I've got a couple 500GB MX500 drives that are empty right now, I can compare results with you to see if there is an issue.


----------



## Irish_PXzyan (Jan 2, 2020)

Hello!
Sorry for the huge delay.. Christmas and all ^^

I done a quick test on both drives now but bare in mind I filled up the Crucial drive a bit.

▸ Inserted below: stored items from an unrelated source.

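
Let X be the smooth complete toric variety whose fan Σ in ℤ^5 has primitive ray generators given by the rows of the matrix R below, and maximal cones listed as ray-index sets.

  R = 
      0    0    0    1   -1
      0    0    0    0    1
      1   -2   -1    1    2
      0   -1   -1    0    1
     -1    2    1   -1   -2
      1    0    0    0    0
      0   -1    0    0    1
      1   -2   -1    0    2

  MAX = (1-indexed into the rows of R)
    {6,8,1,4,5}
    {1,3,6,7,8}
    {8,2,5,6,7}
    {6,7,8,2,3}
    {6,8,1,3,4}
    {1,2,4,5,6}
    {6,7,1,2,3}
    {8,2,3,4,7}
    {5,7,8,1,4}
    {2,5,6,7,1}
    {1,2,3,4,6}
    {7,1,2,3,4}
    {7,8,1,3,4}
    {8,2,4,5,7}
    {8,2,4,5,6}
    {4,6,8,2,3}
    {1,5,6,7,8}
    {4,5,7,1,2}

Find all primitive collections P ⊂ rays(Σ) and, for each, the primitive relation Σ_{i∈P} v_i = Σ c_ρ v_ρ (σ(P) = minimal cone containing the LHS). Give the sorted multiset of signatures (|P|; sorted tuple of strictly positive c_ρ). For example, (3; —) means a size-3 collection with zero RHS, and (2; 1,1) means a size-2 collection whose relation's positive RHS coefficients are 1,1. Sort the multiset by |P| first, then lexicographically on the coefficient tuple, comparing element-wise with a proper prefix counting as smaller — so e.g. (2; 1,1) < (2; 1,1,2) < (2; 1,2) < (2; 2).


The 3 primitive collections of Σ (r=8, n=5):

  • {3,5}:  v_{3} + v_{5} = 0  →  sig = (2; —)
  • {1,2,8}:  v_{1} + v_{2} + v_{8} = v_{3}  →  sig = (3; 1)
  • {4,6,7}:  v_{4} + v_{6} + v_{7} = v_{8}  →  sig = (3; 1)

Signatures (|P|; sorted positive RHS coefficients), sorted:
[(2; —), (3; 1), (3; 1)]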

I attached the files here but not sure if you can see them without downloading them?

Samsung SSD





Crucial SSD




How are these numbers fairing? To me the random IOPS still look bad on both of these drives


----------



## EarthDog (Jan 2, 2020)

Irish_PXzyan said:


> How are these numbers fairing?


What are the drives supposed to run, speed wise? Looks spot on to me........


----------



## FreedomEclipse (Jan 2, 2020)

IMO - im aware that there was a major 'slowdown bug' some years ago with the drive

Samsung released an updated firmware for it but i think i heard that slowdowns still occur but just not as bad - it wasn't as bad as originally though. So my suggestion would be to update firmware, force trim a few times then test again.


----------



## newtekie1 (Jan 2, 2020)

Irish_PXzyan said:


> Hello!
> Sorry for the huge delay.. Christmas and all ^^
> 
> I done a quick test on both drives now but bare in mind I filled up the Crucial drive a bit.
> ...



What were the IOP ratings for the Q32T16 tests?  Those speed numbers look about right for a SATA AHCI drive.


----------